Brethren: The Lens as Shelter, The Image as Protest Lagos, Nigeria
Nov 6, 2025

Lagos, Nigeria
There are photographers who take pictures. Then there are those who take the risk of seeing. Brethren — real name Gideon Krama Joshua — does the latter.
Whether he’s in the corners of a boxing ring, deep in Lagos nightlife, or dancing with light at a drum and bass rave, his frame always feels like protection. A boundary around emotion. A moment the world isn’t allowed to interrupt.
“Africa is the subject. The foundation. The beneficiary,” he says.
“It’s where I pull from. But more importantly, it’s where I give back.”
Chapter One — Afolabi in the Ring
In one of his most quietly emotional series, Brethren documents a close friend — Afolabi Shittu — preparing for and stepping into a qualifying boxing match. It’s not about victory. It’s about stillness. Grit. The ritual of focus. The tremble before impact. These images hit before the punch does.

Eyes focused. Sweat glistening. Background blurred like a dream being chased.
Chapter Two — The Sound of Sweat
This wasn’t just another underground event. It was Nigeria’s first ever drum and bass community rave — a sound the city wasn’t built to hold, but embraced anyway.
In his editorial series, you can feel the bass in the bodies. The strobes catch faces in euphoria, release, survival.

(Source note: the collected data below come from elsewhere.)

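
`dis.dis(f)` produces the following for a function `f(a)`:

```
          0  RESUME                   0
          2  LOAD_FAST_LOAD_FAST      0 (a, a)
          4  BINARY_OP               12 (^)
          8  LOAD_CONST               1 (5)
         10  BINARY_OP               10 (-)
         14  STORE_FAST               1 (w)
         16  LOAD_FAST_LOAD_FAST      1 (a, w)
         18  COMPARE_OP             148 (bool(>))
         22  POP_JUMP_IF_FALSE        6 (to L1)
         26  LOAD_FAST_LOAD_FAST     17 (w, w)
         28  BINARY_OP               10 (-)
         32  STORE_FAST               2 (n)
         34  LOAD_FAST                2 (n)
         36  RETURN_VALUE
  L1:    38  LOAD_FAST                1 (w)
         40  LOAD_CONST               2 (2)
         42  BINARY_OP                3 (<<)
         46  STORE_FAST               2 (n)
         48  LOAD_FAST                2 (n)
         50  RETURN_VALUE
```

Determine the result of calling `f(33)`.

LOAD_FAST_LOAD_FAST a,a → push 33,33. Stack: [33, 33]
BINARY_OP ^ → 33 ^ 33 = 0. Stack: [0]
LOAD_CONST → push 5. Stack: [0, 5]
BINARY_OP - → 0 - 5 = -5. Stack: [-5]
STORE_FAST w → w=-5. Stack: []
LOAD_FAST_LOAD_FAST a,w → push 33,-5. Stack: [33, -5]
COMPARE_OP bool(>) → 33 vs -5 = True. Stack: [True]
POP_JUMP_IF_FALSE → pop True; no jump. Stack: []
LOAD_FAST_LOAD_FAST w,w → push -5,-5. Stack: [-5, -5]
BINARY_OP - → -5 - -5 = 0. Stack: [0]
STORE_FAST n → n=0. Stack: []
LOAD_FAST n → push 0. Stack: [0]
RETURN_VALUE → return 0.

0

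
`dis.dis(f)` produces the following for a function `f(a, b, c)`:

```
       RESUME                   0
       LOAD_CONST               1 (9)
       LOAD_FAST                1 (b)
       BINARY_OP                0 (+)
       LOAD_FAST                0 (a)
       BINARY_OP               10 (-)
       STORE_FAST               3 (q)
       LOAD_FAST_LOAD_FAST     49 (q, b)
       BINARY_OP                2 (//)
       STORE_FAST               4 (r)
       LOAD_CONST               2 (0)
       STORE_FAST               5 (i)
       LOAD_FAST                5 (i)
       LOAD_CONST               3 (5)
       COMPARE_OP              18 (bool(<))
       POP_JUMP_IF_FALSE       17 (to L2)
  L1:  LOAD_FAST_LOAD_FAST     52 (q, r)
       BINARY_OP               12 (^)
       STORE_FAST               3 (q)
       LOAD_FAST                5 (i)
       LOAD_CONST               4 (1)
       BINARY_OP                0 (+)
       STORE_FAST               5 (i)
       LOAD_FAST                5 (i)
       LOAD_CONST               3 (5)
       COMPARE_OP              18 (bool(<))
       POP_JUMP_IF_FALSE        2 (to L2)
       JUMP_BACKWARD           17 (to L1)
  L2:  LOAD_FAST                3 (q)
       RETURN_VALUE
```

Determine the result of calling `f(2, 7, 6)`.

12

LOAD_CONST → push 9
LOAD_FAST b → push 7
BINARY_OP + → 9 + 7 = 16
LOAD_FAST a → push 2
BINARY_OP - → 16 - 2 = 14
STORE_FAST q → q=14
LOAD_FAST_LOAD_FAST q,b → push 14,7
BINARY_OP // → 14 // 7 = 2
STORE_FAST r → r=2
LOAD_CONST → push 0
STORE_FAST i → i=0
LOAD_FAST i → push 0
LOAD_CONST → push 5
COMPARE_OP bool(<) → 0 vs 5 = True
POP_JUMP_IF_FALSE → pop True; no jump
LOAD_FAST_LOAD_FAST q,r → push 14,2
BINARY_OP ^ → 14 ^ 2 = 12
STORE_FAST q → q=12
LOAD_FAST i → push 0
LOAD_CONST → push 1
BINARY_OP + → 0 + 1 = 1
STORE_FAST i → i=1
LOAD_FAST i → push 1
LOAD_CONST → push 5
COMPARE_OP bool(<) → 1 vs 5 = True
POP_JUMP_IF_FALSE → pop True; no jump
LOAD_FAST_LOAD_FAST q,r → push 12,2
BINARY_OP ^ → 12 ^ 2 = 14
STORE_FAST q → q=14
LOAD_FAST i → push 1
LOAD_CONST → push 1
BINARY_OP + → 1 + 1 = 2
STORE_FAST i → i=2
LOAD_FAST i → push 2
LOAD_CONST → push 5
COMPARE_OP bool(<) → 2 vs 5 = True
POP_JUMP_IF_FALSE → pop True; no jump
LOAD_FAST_LOAD_FAST q,r → push 14,2
BINARY_OP ^ → 14 ^ 2 = 12
STORE_FAST q → q=12
LOAD_FAST i → push 2
LOAD_CONST → push 1
BINARY_OP + → 2 + 1 = 3
STORE_FAST i → i=3
LOAD_FAST i → push 3
LOAD_CONST → push 5
COMPARE_OP bool(<) → 3 vs 5 = True
POP_JUMP_IF_FALSE → pop True; no jump
LOAD_FAST_LOAD_FAST q,r → push 12,2
BINARY_OP ^ → 12 ^ 2 = 14
STORE_FAST q → q=14
LOAD_FAST i → push 3
LOAD_CONST → push 1
BINARY_OP + → 3 + 1 = 4
STORE_FAST i → i=4
LOAD_FAST i → push 4
LOAD_CONST → push 5
COMPARE_OP bool(<) → 4 vs 5 = True
POP_JUMP_IF_FALSE → pop True; no jump
LOAD_FAST_LOAD_FAST q,r → push 14,2
BINARY_OP ^ → 14 ^ 2 = 12
STORE_FAST q → q=12
LOAD_FAST i → push 4
LOAD_CONST → push 1
BINARY_OP + → 4 + 1 = 5
STORE_FAST i → i=5
LOAD_FAST i → push 5
LOAD_CONST → push 5
COMPARE_OP bool(<) → 5 vs 5 = False
POP_JUMP_IF_FALSE → pop False; jump
LOAD_FAST q → push 12
RETURN_VALUE → return 12.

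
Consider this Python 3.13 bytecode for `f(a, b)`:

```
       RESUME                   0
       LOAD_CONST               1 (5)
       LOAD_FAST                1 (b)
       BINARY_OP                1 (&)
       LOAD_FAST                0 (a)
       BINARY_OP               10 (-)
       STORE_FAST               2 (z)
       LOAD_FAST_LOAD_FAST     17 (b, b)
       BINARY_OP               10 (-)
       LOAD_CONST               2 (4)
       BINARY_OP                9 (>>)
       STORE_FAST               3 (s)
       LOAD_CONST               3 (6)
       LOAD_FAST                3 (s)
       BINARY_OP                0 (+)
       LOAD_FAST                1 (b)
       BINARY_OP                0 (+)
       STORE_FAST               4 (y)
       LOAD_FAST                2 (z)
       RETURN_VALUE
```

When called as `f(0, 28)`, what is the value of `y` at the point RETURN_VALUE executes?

LOAD_CONST → push 5. Stack: [5]
LOAD_FAST b → push 28. Stack: [5, 28]
BINARY_OP & → 5 & 28 = 4. Stack: [4]
LOAD_FAST a → push 0. Stack: [4, 0]
BINARY_OP - → 4 - 0 = 4. Stack: [4]
STORE_FAST z → z=4. Stack: []
LOAD_FAST_LOAD_FAST b,b → push 28,28. Stack: [28, 28]
BINARY_OP - → 28 - 28 = 0. Stack: [0]
LOAD_CONST → push 4. Stack: [0, 4]
BINARY_OP >> → 0 >> 4 = 0. Stack: [0]
STORE_FAST s → s=0. Stack: []
LOAD_CONST → push 6. Stack: [6]
LOAD_FAST s → push 0. Stack: [6, 0]
BINARY_OP + → 6 + 0 = 6. Stack: [6]
LOAD_FAST b → push 28. Stack: [6, 28]
BINARY_OP + → 6 + 28 = 34. Stack: [34]
STORE_FAST y → y=34. Stack: []
LOAD_FAST z → push 4. Stack: [4]
RETURN_VALUE → return 4.

34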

Every shot feels like the final second before the lights come back on.

Bodies tangled in rhythm. Movement blurred but intentional.

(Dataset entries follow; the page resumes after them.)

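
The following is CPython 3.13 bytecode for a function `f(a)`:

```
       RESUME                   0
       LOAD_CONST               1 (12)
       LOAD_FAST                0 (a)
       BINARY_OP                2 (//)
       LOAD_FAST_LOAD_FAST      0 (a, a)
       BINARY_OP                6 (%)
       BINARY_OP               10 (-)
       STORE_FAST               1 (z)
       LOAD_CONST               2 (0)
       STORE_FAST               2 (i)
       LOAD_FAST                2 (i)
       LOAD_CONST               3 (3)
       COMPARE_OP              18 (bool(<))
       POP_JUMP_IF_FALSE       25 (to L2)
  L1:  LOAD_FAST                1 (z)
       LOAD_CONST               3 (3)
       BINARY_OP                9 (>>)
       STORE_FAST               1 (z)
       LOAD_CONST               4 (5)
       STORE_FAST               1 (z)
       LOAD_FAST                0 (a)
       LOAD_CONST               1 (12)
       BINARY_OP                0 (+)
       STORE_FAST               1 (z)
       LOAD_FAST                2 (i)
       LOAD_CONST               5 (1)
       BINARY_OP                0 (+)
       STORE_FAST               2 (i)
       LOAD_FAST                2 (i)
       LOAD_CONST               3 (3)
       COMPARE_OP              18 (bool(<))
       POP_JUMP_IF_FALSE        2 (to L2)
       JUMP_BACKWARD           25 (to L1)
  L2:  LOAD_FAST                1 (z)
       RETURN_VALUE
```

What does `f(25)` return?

37

LOAD_CONST → push 12
LOAD_FAST a → push 25
BINARY_OP // → 12 // 25 = 0
LOAD_FAST_LOAD_FAST a,a → push 25,25
BINARY_OP % → 25 % 25 = 0
BINARY_OP - → 0 - 0 = 0
STORE_FAST z → z=0
LOAD_CONST → push 0
STORE_FAST i → i=0
LOAD_FAST i → push 0
LOAD_CONST → push 3
COMPARE_OP bool(<) → 0 vs 3 = True
POP_JUMP_IF_FALSE → pop True; no jump
LOAD_FAST z → push 0
LOAD_CONST → push 3
BINARY_OP >> → 0 >> 3 = 0
STORE_FAST z → z=0
LOAD_CONST → push 5
STORE_FAST z → z=5
LOAD_FAST a → push 25
LOAD_CONST → push 12
BINARY_OP + → 25 + 12 = 37
STORE_FAST z → z=37
LOAD_FAST i → push 0
LOAD_CONST → push 1
BINARY_OP + → 0 + 1 = 1
STORE_FAST i → i=1
LOAD_FAST i → push 1
LOAD_CONST → push 3
COMPARE_OP bool(<) → 1 vs 3 = True
POP_JUMP_IF_FALSE → pop True; no jump
LOAD_FAST z → push 37
LOAD_CONST → push 3
BINARY_OP >> → 37 >> 3 = 4
STORE_FAST z → z=4
LOAD_CONST → push 5
STORE_FAST z → z=5
LOAD_FAST a → push 25
LOAD_CONST → push 12
BINARY_OP + → 25 + 12 = 37
STORE_FAST z → z=37
LOAD_FAST i → push 1
LOAD_CONST → push 1
BINARY_OP + → 1 + 1 = 2
STORE_FAST i → i=2
LOAD_FAST i → push 2
LOAD_CONST → push 3
COMPARE_OP bool(<) → 2 vs 3 = True
POP_JUMP_IF_FALSE → pop True; no jump
LOAD_FAST z → push 37
LOAD_CONST → push 3
BINARY_OP >> → 37 >> 3 = 4
STORE_FAST z → z=4
LOAD_CONST → push 5
STORE_FAST z → z=5
LOAD_FAST a → push 25
LOAD_CONST → push 12
BINARY_OP + → 25 + 12 = 37
STORE_FAST z → z=37
LOAD_FAST i → push 2
LOAD_CONST → push 1
BINARY_OP + → 2 + 1 = 3
STORE_FAST i → i=3
LOAD_FAST i → push 3
LOAD_CONST → push 3
COMPARE_OP bool(<) → 3 vs 3 = False
POP_JUMP_IF_FALSE → pop False; jump
LOAD_FAST z → push 37
RETURN_VALUE → return 37.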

Chapter Three — Redlight in Ibadan
Most people wouldn’t expect Ibadan to host a rave. Definitely not one that merges high fashion, experimental sound, and radical creative energy. But that’s what RLFR (Redlight Fashion Room) did — and Brethren was there to witness it.

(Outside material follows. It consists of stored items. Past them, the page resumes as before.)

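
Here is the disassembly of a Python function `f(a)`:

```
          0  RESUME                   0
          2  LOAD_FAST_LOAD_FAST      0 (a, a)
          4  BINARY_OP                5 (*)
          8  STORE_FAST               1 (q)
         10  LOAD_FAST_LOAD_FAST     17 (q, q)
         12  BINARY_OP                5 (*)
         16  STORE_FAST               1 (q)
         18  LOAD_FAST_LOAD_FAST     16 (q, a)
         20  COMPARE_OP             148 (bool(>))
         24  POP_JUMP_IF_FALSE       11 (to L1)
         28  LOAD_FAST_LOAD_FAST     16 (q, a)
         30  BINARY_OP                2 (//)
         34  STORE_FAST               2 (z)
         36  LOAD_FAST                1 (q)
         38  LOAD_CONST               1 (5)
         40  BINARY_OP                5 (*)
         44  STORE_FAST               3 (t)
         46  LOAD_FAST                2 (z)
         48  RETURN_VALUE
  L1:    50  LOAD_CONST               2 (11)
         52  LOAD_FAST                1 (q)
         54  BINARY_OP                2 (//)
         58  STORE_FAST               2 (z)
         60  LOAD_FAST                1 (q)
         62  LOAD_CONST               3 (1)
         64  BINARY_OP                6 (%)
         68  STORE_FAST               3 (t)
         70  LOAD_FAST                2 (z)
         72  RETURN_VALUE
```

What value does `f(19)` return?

LOAD_FAST_LOAD_FAST a,a → push 19,19. Stack: [19, 19]
BINARY_OP * → 19 * 19 = 361. Stack: [361]
STORE_FAST q → q=361. Stack: []
LOAD_FAST_LOAD_FAST q,q → push 361,361. Stack: [361, 361]
BINARY_OP * → 361 * 361 = 130321. Stack: [130321]
STORE_FAST q → q=130321. Stack: []
LOAD_FAST_LOAD_FAST q,a → push 130321,19. Stack: [130321, 19]
COMPARE_OP bool(>) → 130321 vs 19 = True. Stack: [True]
POP_JUMP_IF_FALSE → pop True; no jump. Stack: []
LOAD_FAST_LOAD_FAST q,a → push 130321,19. Stack: [130321, 19]
BINARY_OP // → 130321 // 19 = 6859. Stack: [6859]
STORE_FAST z → z=6859. Stack: []
LOAD_FAST q → push 130321. Stack: [130321]
LOAD_CONST → push 5. Stack: [130321, 5]
BINARY_OP * → 130321 * 5 = 651605. Stack: [651605]
STORE_FAST t → t=651605. Stack: []
LOAD_FAST z → push 6859. Stack: [6859]
RETURN_VALUE → return 6859.

6859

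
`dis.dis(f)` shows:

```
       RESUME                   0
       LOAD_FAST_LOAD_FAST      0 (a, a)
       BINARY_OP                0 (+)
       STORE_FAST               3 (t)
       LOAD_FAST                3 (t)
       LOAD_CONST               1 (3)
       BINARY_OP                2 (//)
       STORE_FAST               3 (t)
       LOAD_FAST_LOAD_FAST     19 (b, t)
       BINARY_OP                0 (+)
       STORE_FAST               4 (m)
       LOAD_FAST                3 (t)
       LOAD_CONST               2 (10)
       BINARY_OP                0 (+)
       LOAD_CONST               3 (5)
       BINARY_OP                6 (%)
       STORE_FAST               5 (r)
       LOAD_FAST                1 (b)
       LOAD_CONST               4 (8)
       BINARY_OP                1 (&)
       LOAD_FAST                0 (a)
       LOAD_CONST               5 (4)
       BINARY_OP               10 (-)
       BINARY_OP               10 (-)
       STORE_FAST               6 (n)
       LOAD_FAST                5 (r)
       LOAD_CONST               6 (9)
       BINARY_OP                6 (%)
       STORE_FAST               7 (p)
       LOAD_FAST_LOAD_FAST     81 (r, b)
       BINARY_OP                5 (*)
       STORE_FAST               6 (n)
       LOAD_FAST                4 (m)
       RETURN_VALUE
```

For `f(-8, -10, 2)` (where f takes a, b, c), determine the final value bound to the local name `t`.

-6

LOAD_FAST_LOAD_FAST a,a → push -8,-8. Stack: [-8, -8]
BINARY_OP + → -8 + -8 = -16. Stack: [-16]
STORE_FAST t → t=-16. Stack: []
LOAD_FAST t → push -16. Stack: [-16]
LOAD_CONST → push 3. Stack: [-16, 3]
BINARY_OP // → -16 // 3 = -6. Stack: [-6]
STORE_FAST t → t=-6. Stack: []
LOAD_FAST_LOAD_FAST b,t → push -10,-6. Stack: [-10, -6]
BINARY_OP + → -10 + -6 = -16. Stack: [-16]
STORE_FAST m → m=-16. Stack: []
LOAD_FAST t → push -6. Stack: [-6]
LOAD_CONST → push 10. Stack: [-6, 10]
BINARY_OP + → -6 + 10 = 4. Stack: [4]
LOAD_CONST → push 5. Stack: [4, 5]
BINARY_OP % → 4 % 5 = 4. Stack: [4]
STORE_FAST r → r=4. Stack: []
LOAD_FAST b → push -10. Stack: [-10]
LOAD_CONST → push 8. Stack: [-10, 8]
BINARY_OP & → -10 & 8 = 0. Stack: [0]
LOAD_FAST a → push -8. Stack: [0, -8]
LOAD_CONST → push 4. Stack: [0, -8, 4]
BINARY_OP - → -8 - 4 = -12. Stack: [0, -12]
BINARY_OP - → 0 - -12 = 12. Stack: [12]
STORE_FAST n → n=12. Stack: []
LOAD_FAST r → push 4. Stack: [4]
LOAD_CONST → push 9. Stack: [4, 9]
BINARY_OP % → 4 % 9 = 4. Stack: [4]
STORE_FAST p → p=4. Stack: []
LOAD_FAST_LOAD_FAST r,b → push 4,-10. Stack: [4, -10]
BINARY_OP * → 4 * -10 = -40. Stack: [-40]
STORE_FAST n → n=-40. Stack: []
LOAD_FAST m → push -16. Stack: [-16]
RETURN_VALUE → return -16.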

These images aren’t about parties. They’re about claiming new ground. About subverting silence with style. And redefining what nightlife means for Nigerian youth.

Eyes closed mid movement. Red lights glowing like rebellion. Fashion and freedom wrapped together.
What Makes Brethren Poison Boy
At Poison Boy, we platform creatives who don’t just shoot. They reveal. They protect. They remember.
Brethren doesn’t use his camera to create spectacle. He uses it to create safe spaces. To archive emotion. To light the parts of Africa that mainstream stories often ignore — the soft boys, the fighters, the ravers, the ones trying to find home in sound and sweat.
He isn’t just building a portfolio. He’s building proof that the underground matters.